Von Ulrich Sauer
Am letzten Sitzungstag vor der Sommerpause geschah im Bundestag Unerhörtes. Abgeordnete machten von ihrem Recht auf weisungsfreie Entscheidung Gebrauch und verweigerten ihrer Fraktionsführung und dem Kanzler die Gefolgschaft. Die anschließende Debatte verlief dann wieder wie gewohnt. Außer Phrasen und zum Teil hysterischem Gekreische nichts gewesen. Eine Feststellung verdient allerdings Beachtung: Die Kandidatin für das Bundesverfassungsgericht sei eine hervorragende Juristin, über jeden fachlichen Zweifel erhaben.
Ist das wirklich so?
Für die Suche nach einer Antwort sind die Verlautbarungen aus gerufenem Mund wie der Offene Brief der 300 oder die Kommentare in den meinungsmachenden Medien wenig hilfreich. Hier muss schon etwas tiefer geschürft werden.

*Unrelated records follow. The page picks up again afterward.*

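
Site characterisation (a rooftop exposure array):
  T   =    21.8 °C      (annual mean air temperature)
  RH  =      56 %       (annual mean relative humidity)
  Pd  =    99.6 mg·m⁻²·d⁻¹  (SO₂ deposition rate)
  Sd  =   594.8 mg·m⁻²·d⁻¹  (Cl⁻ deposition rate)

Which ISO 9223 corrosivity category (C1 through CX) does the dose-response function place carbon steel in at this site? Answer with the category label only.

carbon steel: temperature factor f = -0.054·(11.8) = -0.6372
  Pd branch = 1.77·Pd^0.52·e^(0.02·RH+f) = 31.39 μm/a
  Sd branch = 0.102·Sd^0.62·e^(0.033·RH+0.04·T) = 81.28 μm/a
  sum: 31.39 + 81.28 → r_corr = 112.7 μm/a
ISO 9223 Table 2 (carbon steel): 80 < 113 ≤ 200 μm/a ⇒ C5

C5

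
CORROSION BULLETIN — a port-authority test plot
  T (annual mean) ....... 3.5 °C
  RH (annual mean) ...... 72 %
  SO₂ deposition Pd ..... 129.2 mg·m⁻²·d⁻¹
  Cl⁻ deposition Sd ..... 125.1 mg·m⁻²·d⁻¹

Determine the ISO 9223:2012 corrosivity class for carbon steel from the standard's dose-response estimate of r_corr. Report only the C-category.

C4

carbon steel: T≤10 °C ⇒ hinge +0.150·(3.5−10) = -0.9750
  sulphur-dioxide contribution → 35.3 μm/a
  chloride contribution → 25.21 μm/a
  total first-year rate 60.51 μm/a
Category bounds: 50…80 μm/a bracket r_corr ⇒ C4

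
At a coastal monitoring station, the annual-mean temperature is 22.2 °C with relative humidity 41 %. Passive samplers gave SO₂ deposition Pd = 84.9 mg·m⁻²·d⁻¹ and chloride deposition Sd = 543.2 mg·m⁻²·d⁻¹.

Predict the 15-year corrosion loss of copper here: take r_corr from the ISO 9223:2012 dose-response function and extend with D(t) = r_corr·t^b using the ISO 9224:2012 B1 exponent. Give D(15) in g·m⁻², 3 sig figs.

D(15) = 43.6 g·m⁻²

copper: f(T) = -0.080·(T−10) [T>10 °C] = -0.9760
  sulphur-dioxide contribution → 0.0712 μm/a
  chloride contribution → 0.7288 μm/a
  total first-year rate 0.8 μm/a
Power-law: D(15) = r_corr · 15^0.667
  D(15) = 0.8 × 15^0.667 = 0.8 × 6.088 = 4.87 μm
  Mass loss = 4.87 μm × 8.96 g/cm³ = 43.64 g·m⁻²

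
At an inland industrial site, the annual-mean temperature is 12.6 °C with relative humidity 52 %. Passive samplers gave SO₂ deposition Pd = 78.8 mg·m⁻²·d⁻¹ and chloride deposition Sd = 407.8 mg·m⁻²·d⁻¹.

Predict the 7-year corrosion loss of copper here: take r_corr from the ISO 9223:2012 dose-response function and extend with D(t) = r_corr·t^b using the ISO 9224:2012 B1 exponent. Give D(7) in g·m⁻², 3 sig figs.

copper: f(T) = -0.080·(T−10) [T>10 °C] = -0.2080
  Pd branch = 0.0053·Pd^0.26·e^(0.059·RH+f) = 0.288 μm/a
  Cl⁻ term: 0.01025·407.8^0.27·exp(0.036·52+0.049·12.6) = 0.6261
  sum: 0.288 + 0.6261 → r_corr = 0.9142 μm/a
Long-term exponent b (ISO 9224 Table 2, B1) = 0.667
  D(7) = 0.9142 × 7^0.667 = 0.9142 × 3.662 = 3.347 μm
  Mass loss = 3.347 μm × 8.96 g/cm³ = 29.99 g·m⁻²

D(7) = 30.0 g·m⁻²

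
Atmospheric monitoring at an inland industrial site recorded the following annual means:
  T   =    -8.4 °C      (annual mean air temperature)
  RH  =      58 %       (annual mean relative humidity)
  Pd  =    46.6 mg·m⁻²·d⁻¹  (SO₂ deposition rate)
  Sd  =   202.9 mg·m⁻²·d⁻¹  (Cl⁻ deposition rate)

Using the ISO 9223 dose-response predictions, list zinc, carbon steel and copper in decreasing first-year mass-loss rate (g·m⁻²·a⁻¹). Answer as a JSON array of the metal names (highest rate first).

zinc: temperature factor f = +0.038·(-18.4) = -0.6992
  sulphur-dioxide contribution → 0.5009 μm/a
  chloride contribution → 0.2816 μm/a
  total first-year rate 0.7825 μm/a
  mass loss = 0.7825 μm/a × 7.14 g/cm³ = 5.587 g·m⁻²·a⁻¹
carbon steel: T≤10 °C ⇒ hinge +0.150·(-8.4−10) = -2.7600
  sulphur-dioxide contribution → 2.634 μm/a
  chloride contribution → 13.32 μm/a
  total first-year rate 15.95 μm/a
  mass loss = 15.95 μm/a × 7.85 g/cm³ = 125.2 g·m⁻²·a⁻¹
copper: temperature factor f = +0.126·(-18.4) = -2.3184
  sulphur-dioxide contribution → 0.04339 μm/a
  chloride contribution → 0.23 μm/a
  ⇒ r_corr(copper) = 0.2734 μm/a
  mass loss = 0.2734 μm/a × 8.96 g/cm³ = 2.45 g·m⁻²·a⁻¹
Ordering by g·m⁻²·a⁻¹: carbon steel (125) > zinc (5.59) > copper (2.45)

["carbon steel", "zinc", "copper"]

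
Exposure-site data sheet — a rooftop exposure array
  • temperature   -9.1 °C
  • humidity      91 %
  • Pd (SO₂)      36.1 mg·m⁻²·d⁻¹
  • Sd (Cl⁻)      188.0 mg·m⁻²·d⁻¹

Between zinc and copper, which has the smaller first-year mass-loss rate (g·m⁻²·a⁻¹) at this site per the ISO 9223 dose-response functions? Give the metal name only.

zinc: f(T) = +0.038·(T−10) [T≤10 °C] = -0.7258
  SO₂ term: 0.0129·36.1^0.44·exp(0.046·91-0.7258) = 1.989
  Sd branch = 0.0175·Sd^0.57·e^(0.008·RH+0.085·T) = 0.3308 μm/a
  sum: 1.989 + 0.3308 → r_corr = 2.32 μm/a
  mass loss = 2.32 μm/a × 7.14 g/cm³ = 16.56 g·m⁻²·a⁻¹
copper: T≤10 °C ⇒ hinge +0.126·(-9.1−10) = -2.4066
  Pd branch = 0.0053·Pd^0.26·e^(0.059·RH+f) = 0.2605 μm/a
  Sd branch = 0.01025·Sd^0.27·e^(0.036·RH+0.049·T) = 0.7142 μm/a
  sum: 0.2605 + 0.7142 → r_corr = 0.9747 μm/a
  mass loss = 0.9747 μm/a × 8.96 g/cm³ = 8.734 g·m⁻²·a⁻¹
Ordering by g·m⁻²·a⁻¹: zinc (16.6) > copper (8.73)

copper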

Man muss sich vor Augen halten, dass in Karlsruhe kein akademischer Gedankenaustausch stattfindet, sondern Urteile gefällt werden. Es geht also um Entscheidungen mit weitreichenden Folgen für den Zusammenhalt in unserer Gesellschaft.
Was muss ein guter Richter können? U.a. muss er einen Sachverhalt unter gesetzliche Regeln subsumieren können. Bei dieser Tätigkeit sei einer Rechtsgelehrten durchaus ein gewisser Kompetenzvorsprung zugestanden. Leider nützt dies alles dann nichts, wenn von einem falschen Sachverhalt ausgegangen wird, was zwangsläufig eine falsche Entscheidung, ein Fehlurteil also, wenn man so will, zur Folge hat. Besonders deutlich wird dies im Strafverfahren. Die Feststellung der entscheidungserheblichen Tatsachen ist anspruchsvoll, verlangt Eigenständiges. Hilfe durch Fachkommentare mit Hinweisen auf herrschende Meinungen und gefestigte Rechtsprechung stehen nicht zur Verfügung, selbstständiges Denken, das nicht alles für bare Münze nimmt, was z.B. staatliche Stellen behaupten, und Gründlichkeit sind unabdingbar. Über dieses so skizzierte Anforderungsprofil für richterliche Tätigkeit dürfte doch über alle weltanschauliche Gräben hinweg Konsens bestehen.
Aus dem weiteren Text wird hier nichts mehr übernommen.